Worst case, if someone says no, I’ve spent 30 minutes and bunches of emails helping them understand more about the water crisis than they would have understood otherwise. It’s all upside. That gives me energy, and that means I can be relentless for longer than I would be able to if I didn’t believe in our message as much, or was out for AUM harvesting, or was trend-following. Finding your lane and loving your story have self-reinforcing benefits.

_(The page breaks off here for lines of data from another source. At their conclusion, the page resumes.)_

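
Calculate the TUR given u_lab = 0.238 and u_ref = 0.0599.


TUR = u_lab / u_ref
= 0.238 / 0.0599
= 3.9733

3.9733


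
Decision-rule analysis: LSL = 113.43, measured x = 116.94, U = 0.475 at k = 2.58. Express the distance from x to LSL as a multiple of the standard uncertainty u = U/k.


u = U / k = 0.475 / 2.58 = 0.18410853
margin = |LSL - x| = |113.43 - 116.94| = 3.51
z = margin / u = 3.51 / 0.18410853
z = 19.0648

19.0648


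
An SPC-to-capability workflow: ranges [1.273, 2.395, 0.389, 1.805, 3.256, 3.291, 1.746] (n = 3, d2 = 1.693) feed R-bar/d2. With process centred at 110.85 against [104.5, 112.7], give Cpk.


R_bar = (1.273 + 2.395 + 0.389 + 1.805 + 3.256 + 3.291 + 1.746) / 7 = 2.0221429
sigma = R_bar / d2 = 2.0221429 / 1.693 = 1.194414
Cp = (USL - LSL)/(6*sigma) = (112.7 - 104.5)/(6*1.194414) = 1.1442
Cpu = (112.7 - 110.85)/(3*1.194414) = 0.5163
Cpl = (110.85 - 104.5)/(3*1.194414) = 1.7721
Cpk = min(Cpu, Cpl) = 0.5163

0.5163


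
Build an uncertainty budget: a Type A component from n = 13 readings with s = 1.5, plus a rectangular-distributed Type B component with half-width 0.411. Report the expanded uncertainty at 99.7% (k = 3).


u_A = s / sqrt(n) = 1.5 / sqrt(13) = 0.41602515
u_B = half_width / sqrt(3) = 0.411 / sqrt(3) = 0.23729096
uc = sqrt(u_A^2 + u_B^2) = sqrt(0.41602515^2 + 0.23729096^2) = 0.47894042
U = k * uc = 3 * 0.47894042
U = 1.4368

1.4368


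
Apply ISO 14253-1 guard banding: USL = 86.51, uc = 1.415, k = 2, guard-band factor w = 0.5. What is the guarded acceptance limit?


U = k * uc = 2 * 1.415 = 2.83
guard band g = w * U = 0.5 * 2.83 = 1.415
AL = USL - g = 86.51 - 1.415
AL = 85.0950

85.0950


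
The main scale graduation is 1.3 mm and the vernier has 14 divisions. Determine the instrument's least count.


LC = MSD / n_div
= 1.3 / 14
= 0.0929

0.0929


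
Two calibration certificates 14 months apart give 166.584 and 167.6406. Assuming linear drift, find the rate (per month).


rate = (v2 - v1) / months
= (167.6406 - 166.584) / 14
= 1.0566 / 14
= 0.0755

0.0755


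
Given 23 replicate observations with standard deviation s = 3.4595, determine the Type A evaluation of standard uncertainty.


u_A = s / sqrt(n)
u_A = 3.4595 / sqrt(23)
u_A = 3.4595 / 4.7958315
u_A = 0.7214

0.7214


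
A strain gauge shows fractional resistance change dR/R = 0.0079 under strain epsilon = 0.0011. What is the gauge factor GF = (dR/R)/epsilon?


GF = (dR/R) / epsilon
= 0.0079 / 0.0011
= 7.1818

7.1818


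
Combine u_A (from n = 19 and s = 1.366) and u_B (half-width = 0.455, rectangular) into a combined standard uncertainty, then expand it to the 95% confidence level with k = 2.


u_A = s / sqrt(n) = 1.366 / sqrt(19) = 0.31338189
u_B = half_width / sqrt(3) = 0.455 / sqrt(3) = 0.26269437
uc = sqrt(u_A^2 + u_B^2) = sqrt(0.31338189^2 + 0.26269437^2) = 0.40892119
U = k * uc = 2 * 0.40892119
U = 0.8178

0.8178


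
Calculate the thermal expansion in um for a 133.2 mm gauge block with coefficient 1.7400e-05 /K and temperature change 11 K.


dL = L * alpha * dT
= 133.2 * 1.7400e-05 * 11
= 0.0254945 mm
dL_um = 0.0254945 * 1000 = 25.4945 um

25.4945


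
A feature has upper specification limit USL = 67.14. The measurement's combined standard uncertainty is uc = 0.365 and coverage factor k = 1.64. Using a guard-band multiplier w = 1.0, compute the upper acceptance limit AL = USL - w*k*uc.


U = k * uc = 1.64 * 0.365 = 0.5986
guard band g = w * U = 1.0 * 0.5986 = 0.5986
AL = USL - g = 67.14 - 0.5986
AL = 66.5414

66.5414


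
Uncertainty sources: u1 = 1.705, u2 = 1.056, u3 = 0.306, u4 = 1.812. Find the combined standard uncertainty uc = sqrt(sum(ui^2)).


uc = sqrt(1.705^2 + 1.056^2 + 0.306^2 + 1.812^2)
uc = sqrt(7.399141)
uc = 2.7201

2.7201


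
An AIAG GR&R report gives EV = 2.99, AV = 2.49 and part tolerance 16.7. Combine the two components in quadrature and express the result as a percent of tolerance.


GRR = sqrt(EV^2 + AV^2) = sqrt(2.99^2 + 2.49^2) = 3.891041
%GRR = GRR / tol * 100 = 3.891041 / 16.7 * 100
%GRR = 23.2996

23.2996


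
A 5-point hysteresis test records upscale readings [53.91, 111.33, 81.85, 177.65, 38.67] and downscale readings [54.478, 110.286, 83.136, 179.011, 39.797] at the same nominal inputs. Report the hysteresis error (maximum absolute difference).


|53.91 - 54.478| = 0.5680
|111.33 - 110.286| = 1.0440
|81.85 - 83.136| = 1.2860
|177.65 - 179.011| = 1.3610
|38.67 - 39.797| = 1.1270
hysteresis = max(diffs) = 1.3610

1.3610


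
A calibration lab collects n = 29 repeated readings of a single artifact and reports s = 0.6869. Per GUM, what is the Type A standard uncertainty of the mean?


u_A = s / sqrt(n)
u_A = 0.6869 / sqrt(29)
u_A = 0.6869 / 5.3851648
u_A = 0.1276

0.1276


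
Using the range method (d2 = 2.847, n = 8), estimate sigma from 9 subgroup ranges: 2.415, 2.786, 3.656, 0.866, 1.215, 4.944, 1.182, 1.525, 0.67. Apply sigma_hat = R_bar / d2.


R_bar = (2.415 + 2.786 + 3.656 + 0.866 + 1.215 + 4.944 + 1.182 + 1.525 + 0.67) / 9
R_bar = 19.259 / 9 = 2.1398889
sigma_hat = R_bar / d2 = 2.1398889 / 2.847 = 0.7516

0.7516


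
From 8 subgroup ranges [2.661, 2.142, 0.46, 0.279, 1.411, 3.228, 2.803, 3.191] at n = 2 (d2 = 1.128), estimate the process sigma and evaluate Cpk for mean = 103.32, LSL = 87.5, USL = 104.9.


R_bar = (2.661 + 2.142 + 0.46 + 0.279 + 1.411 + 3.228 + 2.803 + 3.191) / 8 = 2.021875
sigma = R_bar / d2 = 2.021875 / 1.128 = 1.7924424
Cp = (USL - LSL)/(6*sigma) = (104.9 - 87.5)/(6*1.7924424) = 1.6179
Cpu = (104.9 - 103.32)/(3*1.7924424) = 0.2938
Cpl = (103.32 - 87.5)/(3*1.7924424) = 2.9420
Cpk = min(Cpu, Cpl) = 0.2938

0.2938


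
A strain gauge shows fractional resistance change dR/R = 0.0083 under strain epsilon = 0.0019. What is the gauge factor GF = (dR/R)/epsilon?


GF = (dR/R) / epsilon
= 0.0083 / 0.0019
= 4.3684

4.3684


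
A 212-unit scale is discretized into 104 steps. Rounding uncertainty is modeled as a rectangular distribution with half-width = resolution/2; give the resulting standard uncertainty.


resolution = range / divisions
resolution = 212 / 104 = 2.0384615
u_res = resolution / (2*sqrt(3))
u_res = 2.0384615 / 3.4641016
u_res = 0.5885

0.5885


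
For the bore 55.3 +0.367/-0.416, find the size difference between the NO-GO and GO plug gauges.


GO = nominal - lower_tol (smallest hole = maximum material condition)
GO = 55.3 - 0.416 = 54.884
NO-GO = nominal + upper_tol (largest hole = least material condition)
NO-GO = 55.3 + 0.367 = 55.667
spread = NO-GO - GO = 55.667 - 54.884 = 0.7830

0.7830


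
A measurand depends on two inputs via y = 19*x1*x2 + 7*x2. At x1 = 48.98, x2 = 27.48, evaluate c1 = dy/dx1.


y = 19*x1*x2 + 7*x2
dy/dx1 = 19*x2
Evaluate at x2 = 27.48: c1 = 19 * 27.48
c1 = 522.1200

522.1200


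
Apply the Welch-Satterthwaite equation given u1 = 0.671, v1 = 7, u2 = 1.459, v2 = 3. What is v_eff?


uc = sqrt(u1^2 + u2^2) = sqrt(0.671^2 + 1.459^2) = 1.6059022
v_eff = uc^4 / (u1^4/v1 + u2^4/v2)
= 1.6059022^4 / (0.671^4/7 + 1.459^4/3)
= 6.650838 / 1.5393872
v_eff = 4.3204

4.3204


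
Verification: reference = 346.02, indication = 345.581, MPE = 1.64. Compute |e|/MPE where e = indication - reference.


e = indication - reference = 345.581 - 346.02 = -0.4390
|e| = 0.4390
ratio = |e| / MPE = 0.4390 / 1.64
ratio = 0.2677

0.2677


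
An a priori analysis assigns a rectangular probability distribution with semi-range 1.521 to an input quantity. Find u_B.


u_B = half_width / sqrt(3)
u_B = 1.521 / 1.7320508
u_B = 0.8781

0.8781


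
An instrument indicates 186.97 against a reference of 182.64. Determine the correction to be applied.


Correction = standard - reading
= 182.64 - 186.97
= -4.3300

-4.3300


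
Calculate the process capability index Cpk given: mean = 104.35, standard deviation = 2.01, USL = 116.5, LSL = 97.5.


Cpu = (USL - mean) / (3*sigma) = (116.5 - 104.35) / (3*2.01) = 2.0149
Cpl = (mean - LSL) / (3*sigma) = (104.35 - 97.5) / (3*2.01) = 1.1360
Cpk = min(Cpu, Cpl) = 1.1360

1.1360


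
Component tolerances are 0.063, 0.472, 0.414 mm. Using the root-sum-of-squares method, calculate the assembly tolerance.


RSS = sqrt(0.063^2 + 0.472^2 + 0.414^2)
= sqrt(0.398149)
= 0.6310

0.6310


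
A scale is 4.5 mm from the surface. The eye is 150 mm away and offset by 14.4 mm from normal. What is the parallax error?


error = h * offset / d
= 4.5 * 14.4 / 150
= 0.4320

0.4320


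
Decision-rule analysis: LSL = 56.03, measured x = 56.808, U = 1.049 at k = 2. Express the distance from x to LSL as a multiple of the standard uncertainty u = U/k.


u = U / k = 1.049 / 2 = 0.5245
margin = |LSL - x| = |56.03 - 56.808| = 0.778
z = margin / u = 0.778 / 0.5245
z = 1.4833

1.4833


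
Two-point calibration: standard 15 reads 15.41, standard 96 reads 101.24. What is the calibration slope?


slope = (y2 - y1) / (x2 - x1)
= (101.24 - 15.41) / (96 - 15)
= 85.8300 / 81
= 1.0596

1.0596


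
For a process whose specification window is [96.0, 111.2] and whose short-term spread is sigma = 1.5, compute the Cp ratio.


Cp = (USL - LSL) / (6 * sigma)
= (111.2 - 96.0) / (6 * 1.5)
= 15.2000 / 9.0000
= 1.6889

1.6889


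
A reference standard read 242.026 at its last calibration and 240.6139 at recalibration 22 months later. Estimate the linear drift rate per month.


rate = (v2 - v1) / months
= (240.6139 - 242.026) / 22
= -1.4121 / 22
= -0.0642

-0.0642


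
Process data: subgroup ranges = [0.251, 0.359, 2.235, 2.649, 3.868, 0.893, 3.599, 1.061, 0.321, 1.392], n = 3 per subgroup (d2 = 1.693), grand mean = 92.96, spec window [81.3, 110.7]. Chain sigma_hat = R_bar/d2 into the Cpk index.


R_bar = (0.251 + 0.359 + 2.235 + 2.649 + 3.868 + 0.893 + 3.599 + 1.061 + 0.321 + 1.392) / 10 = 1.6628
sigma = R_bar / d2 = 1.6628 / 1.693 = 0.98216184
Cp = (USL - LSL)/(6*sigma) = (110.7 - 81.3)/(6*0.98216184) = 4.9890
Cpu = (110.7 - 92.96)/(3*0.98216184) = 6.0207
Cpl = (92.96 - 81.3)/(3*0.98216184) = 3.9573
Cpk = min(Cpu, Cpl) = 3.9573

3.9573


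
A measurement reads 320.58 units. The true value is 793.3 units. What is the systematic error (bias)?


Systematic error = measured - true
= 320.58 - 793.3
= -472.7200

-472.7200


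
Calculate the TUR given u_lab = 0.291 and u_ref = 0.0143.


TUR = u_lab / u_ref
= 0.291 / 0.0143
= 20.3497

20.3497


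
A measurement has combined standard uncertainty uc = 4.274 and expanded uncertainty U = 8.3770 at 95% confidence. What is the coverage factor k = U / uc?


k = U / uc
k = 8.3770 / 4.274
k = 1.96

1.96


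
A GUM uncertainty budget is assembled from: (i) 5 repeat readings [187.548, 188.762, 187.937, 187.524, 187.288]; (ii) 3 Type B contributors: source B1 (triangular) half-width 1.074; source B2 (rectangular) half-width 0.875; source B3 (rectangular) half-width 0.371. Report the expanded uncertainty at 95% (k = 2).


mean = (187.548 + 188.762 + 187.937 + 187.524 + 187.288) / 5 = 187.8118
s = sqrt(sum((x - mean)^2)/(n-1)) = 0.57994414
u_A = s / sqrt(n) = 0.57994414 / sqrt(5) = 0.2593589
u_B1 = 1.074 / sqrt(6) = 0.43845866
u_B2 = 0.875 / sqrt(3) = 0.50518149
u_B3 = 0.371 / sqrt(3) = 0.21419695
uc = sqrt(0.2593589^2 + 0.43845866^2 + 0.50518149^2 + 0.21419695^2) = 0.7487334
U = k * uc = 2 * 0.7487334
U = 1.4975

1.4975


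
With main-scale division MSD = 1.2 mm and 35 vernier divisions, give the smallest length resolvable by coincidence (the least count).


LC = MSD / n_div
= 1.2 / 35
= 0.0343

0.0343


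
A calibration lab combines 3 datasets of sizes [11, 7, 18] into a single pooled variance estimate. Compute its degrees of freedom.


nu = sum_i (n_i - 1)
nu = ((11 - 1) + (7 - 1) + (18 - 1))
nu = 10 + 6 + 17
nu = 33

33


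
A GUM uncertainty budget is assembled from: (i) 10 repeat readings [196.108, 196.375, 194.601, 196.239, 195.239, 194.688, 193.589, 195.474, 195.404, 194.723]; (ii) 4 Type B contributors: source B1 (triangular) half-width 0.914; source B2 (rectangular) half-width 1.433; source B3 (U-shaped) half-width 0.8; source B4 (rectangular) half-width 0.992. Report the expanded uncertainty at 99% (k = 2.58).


mean = (196.108 + 196.375 + 194.601 + 196.239 + 195.239 + 194.688 + 193.589 + 195.474 + 195.404 + 194.723) / 10 = 195.244
s = sqrt(sum((x - mean)^2)/(n-1)) = 0.87096741
u_A = s / sqrt(n) = 0.87096741 / sqrt(10) = 0.27542408
u_B1 = 0.914 / sqrt(6) = 0.37313894
u_B2 = 1.433 / sqrt(3) = 0.82734294
u_B3 = 0.8 / sqrt(2) = 0.56568542
u_B4 = 0.992 / sqrt(3) = 0.57273147
uc = sqrt(0.27542408^2 + 0.37313894^2 + 0.82734294^2 + 0.56568542^2 + 0.57273147^2) = 1.2440292
U = k * uc = 2.58 * 1.2440292
U = 3.2096

3.2096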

Finally, in praise of the early closers
Our thanks again to all our LPs who went through this process, and stood by us through the raise. Thanks in particular to Xylem and WovenEarth, our largest investors, as well as those who came in early in the raise cycle (you know who you are) who provided a platform and reference that gave confidence to our later LPs. You were the brave ones, the catalysts that brought this vehicle to life. You have helped create an engine that is already saving, treating, recycling, reusing, purifying millions of gallons of water, that is transforming key elements of utility operations, that is saving consumers and utilities millions of dollars and thousands of tons of GHG emissions. It is a very particular act of generosity and belief to choose to come in early to a Fund to help it get in business - and to all you LPs out there, know that there is real power (and at worst karmic benefit) in not waiting. And I’m super glad you all got 100% QSBS exposure…
Pinch, meet Salt
This is not universal advice. It may not even be good advice. My n=2 (approaching 3 with the Growth Fund, and yes, raising two funds at the same time in an epochally unfavorable environment is not necessarily something I would recommend). So what the hell do I know? I only want to be clear about how I think about this. As time goes on, our approach will evolve. But this is what worked for us, now. I hope it’s useful to have a look under the hood. Thank you again, from all of us on the Burnt Island.